The building contractor Mace was awarded the construction contract at a fixed price of no more than £350 million, though that figure had risen to approximately £435 million by October 2008. Demolition of Southwark Towers was substantially complete by late 2008 and fully finished in early 2009, after which site preparation began for the Shard itself. Construction started formally in March 2009. The tower was topped out — meaning its highest structural point was reached — on March 30, 2012, and the building was inaugurated on July 5, 2012. Practical completion followed in November 2012.

Renzo Piano's design takes the form of a glass-clad pyramid, its surface composed of angled glass panels that reflect light differently depending on the time of day and weather conditions. The effect was entirely intentional: Piano wanted the building to appear to dematerialize at its upper reaches, blending into the sky rather than asserting a hard geometric endpoint. The tower has 95 storeys in total, with 72 habitable floors. The building houses offices, the five-star Shangri-La Hotel, residential apartments, restaurants, and retail space — a genuinely mixed-use development rather than a single-purpose corporate block.

The viewing gallery and open-air observation deck sit on the 72nd floor at a height of 244 meters. This facility, known as The View from The Shard, was opened to the public on February 1, 2013, and has since drawn millions of visitors who come not only for the panorama of London but for the experience of standing in what is, in architectural terms, the pointed upper section of a glass pyramid hundreds of meters above the ground.
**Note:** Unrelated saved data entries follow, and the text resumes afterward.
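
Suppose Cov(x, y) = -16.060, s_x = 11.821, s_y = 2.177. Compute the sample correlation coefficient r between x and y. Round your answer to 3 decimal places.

-0.624

r = Cov(x,y) / (s_x · s_y) = -16.060 / (11.821 × 2.177)
  = -16.060 / 25.7343 ≈ -0.624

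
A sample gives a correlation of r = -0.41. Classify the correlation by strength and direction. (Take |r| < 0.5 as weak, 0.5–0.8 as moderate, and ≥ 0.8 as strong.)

weak negative

r = -0.41 < 0 so the relationship is negative.
|r| = 0.41, which falls in the weak range.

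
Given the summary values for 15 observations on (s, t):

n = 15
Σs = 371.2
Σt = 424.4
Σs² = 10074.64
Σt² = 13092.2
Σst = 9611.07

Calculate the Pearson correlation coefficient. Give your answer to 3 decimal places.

r = (nΣst − ΣsΣt) / √[(nΣs² − (Σs)²)(nΣt² − (Σt)²)]
Numerator: 15×9611.07 − 371.2×424.4 = -13371.23
Denominator: √[(151119.6 − 137789.44)(196383 − 180115.36)] = √[13330.16 × 16267.64] = 14725.8359
r = -13371.23 / 14725.8359 ≈ -0.908

-0.908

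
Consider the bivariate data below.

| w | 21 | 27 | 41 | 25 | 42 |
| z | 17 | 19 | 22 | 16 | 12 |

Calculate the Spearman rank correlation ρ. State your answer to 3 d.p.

-0.100

Rank w: 1, 3, 4, 2, 5
Rank z: 3, 4, 5, 2, 1
d = rank(w) − rank(z): -2, -1, -1, 0, 4; Σd² = 22
ρ = 1 − 6Σd² / [n(n²−1)] = 1 − 6×22 / (5×24) = 1 − 132/120 ≈ -0.100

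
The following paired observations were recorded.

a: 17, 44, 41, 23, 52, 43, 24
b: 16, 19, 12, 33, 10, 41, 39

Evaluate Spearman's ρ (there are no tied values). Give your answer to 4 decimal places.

Rank a: 1, 6, 4, 2, 7, 5, 3
Rank b: 3, 4, 2, 5, 1, 7, 6
d = rank(a) − rank(b): -2, 2, 2, -3, 6, -2, -3; Σd² = 70
ρ = 1 − 6Σd² / [n(n²−1)] = 1 − 6×70 / (7×48) = 1 − 420/336 ≈ -0.2500

-0.2500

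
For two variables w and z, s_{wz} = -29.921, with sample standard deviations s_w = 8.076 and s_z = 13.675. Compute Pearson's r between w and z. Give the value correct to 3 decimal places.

r = Cov(w,z) / (s_w · s_z) = -29.921 / (8.076 × 13.675)
  = -29.921 / 110.4393 ≈ -0.271

-0.271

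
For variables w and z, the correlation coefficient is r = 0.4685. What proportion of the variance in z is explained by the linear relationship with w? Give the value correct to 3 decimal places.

0.219

r² = (0.4685)² = 0.219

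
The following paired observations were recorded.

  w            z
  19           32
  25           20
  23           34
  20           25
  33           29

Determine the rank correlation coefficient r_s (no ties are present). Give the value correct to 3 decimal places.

Rank w: 1, 4, 3, 2, 5
Rank z: 4, 1, 5, 2, 3
d = rank(w) − rank(z): -3, 3, -2, 0, 2; Σd² = 26
ρ = 1 − 6Σd² / [n(n²−1)] = 1 − 6×26 / (5×24) = 1 − 156/120 ≈ -0.300

-0.300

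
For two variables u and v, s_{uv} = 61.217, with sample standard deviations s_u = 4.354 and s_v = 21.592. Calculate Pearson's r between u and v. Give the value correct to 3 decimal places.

0.651

r = Cov(u,v) / (s_u · s_v) = 61.217 / (4.354 × 21.592)
  = 61.217 / 94.0116 ≈ 0.651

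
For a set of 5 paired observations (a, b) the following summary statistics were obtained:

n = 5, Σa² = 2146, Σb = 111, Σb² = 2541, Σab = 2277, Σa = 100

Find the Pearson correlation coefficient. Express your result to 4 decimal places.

0.5383

r = (nΣab − ΣaΣb) / √[(nΣa² − (Σa)²)(nΣb² − (Σb)²)]
Numerator: 5×2277 − 100×111 = 285
Denominator: √[(10730 − 10000)(12705 − 12321)] = √[730 × 384] = 529.4525
r = 285 / 529.4525 ≈ 0.5383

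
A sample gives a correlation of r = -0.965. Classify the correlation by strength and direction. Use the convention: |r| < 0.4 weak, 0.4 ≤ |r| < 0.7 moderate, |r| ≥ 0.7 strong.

strong negative

r = -0.965 < 0 so the relationship is negative.
|r| = 0.965, which falls in the strong range.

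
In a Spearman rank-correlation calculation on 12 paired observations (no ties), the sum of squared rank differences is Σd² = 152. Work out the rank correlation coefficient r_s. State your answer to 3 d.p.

0.469

ρ = 1 − 6Σd² / [n(n²−1)] = 1 − 6×152 / (12×143)
  = 1 − 912/1716 = 1 − 0.5315 ≈ 0.469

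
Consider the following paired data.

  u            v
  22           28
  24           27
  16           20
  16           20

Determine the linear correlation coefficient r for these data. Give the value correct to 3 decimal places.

n = 4, Σu = 78, Σv = 95, Σu² = 1572, Σv² = 2313, Σuv = 1904
nΣuv − ΣuΣv = 7616 − 7410 = 206
nΣu² − (Σu)² = 6288 − 6084 = 204; nΣv² − (Σv)² = 9252 − 9025 = 227
r = 206 / √(204 × 227) = 206 / 215.1929 ≈ 0.957

0.957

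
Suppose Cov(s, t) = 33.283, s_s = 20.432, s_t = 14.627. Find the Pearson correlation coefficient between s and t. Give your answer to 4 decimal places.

0.1114

r = Cov(s,t) / (s_s · s_t) = 33.283 / (20.432 × 14.627)
  = 33.283 / 298.8589 ≈ 0.1114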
The Shard's arrival was not universally celebrated. Critics argued that its scale was inappropriate for a neighborhood of low-rise Victorian and Edwardian streets, and heritage groups continued to express concern about its visual intrusion into views of the Tower of London and other protected sightlines. Others pointed out that the tower's residential and hotel units were largely aimed at wealthy international buyers and guests rather than at local Londoners, raising familiar questions about who benefits when cities chase prestige architecture. These debates did not prevent the building from becoming one of the most photographed structures in Britain, its silhouette now as immediately recognizable as Tower Bridge or the Houses of Parliament.